Appellants' brief contains no assignments of error, and therefore the judgment must be affirmed, unless the record discloses fundamental error. The brief referred to copies certain of the trial court's findings of fact, and designates them assignments of error, the following being a sample:
                        "First Assignment of Error.
"(T. R. page 40, tenth finding of fact.) I find that T. B. Busbee used $500 belonging to his wife, Mrs. A. L. Busbee, in the purchase of the land involved in this suit, situated in Rising Star, Tex., and that the interest on this money since it was used amounts to the sum of $350, or a total of $850, and that the plaintiffs are entitled to charge against the interest of T. B. Busbee in said community estate two-thirds of said sum or the sum of $566.65 instead of that much interest in said Rising Star land."

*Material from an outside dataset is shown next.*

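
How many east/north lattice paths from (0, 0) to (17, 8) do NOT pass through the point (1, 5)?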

It will be noted that the alleged assignments do not charge that the trial court committed any error; nor does the brief follow them up with any proposition, as required by the rules. It is true that it contains what is called propositions, but these are mere recitals of certain testimony contained in the statement of facts, and do not assert any proposition of law.
We do not sustain appellees' contention that the alleged assignments should not be considered because they were not filed in the court below and copied from the transcript, because, as the findings of fact and conclusions of law were filed after the final judgment was rendered, under rule 101 (142 S.W. xxiv) appellants had the right to complain of such findings and conclusions by assignments of error presented in their brief, though not contained in the transcript. Moody v. Bonham, 178 S.W. 1020; Craver v. Greer, 107 Tex. 356, 179 S.W. 862. However, that rule does not dispense with assignments of error, and, as appellants' brief in this case contains no assignments of error, it must be disregarded.
We have discovered no fundamental error, and therefore the judgment is affirmed.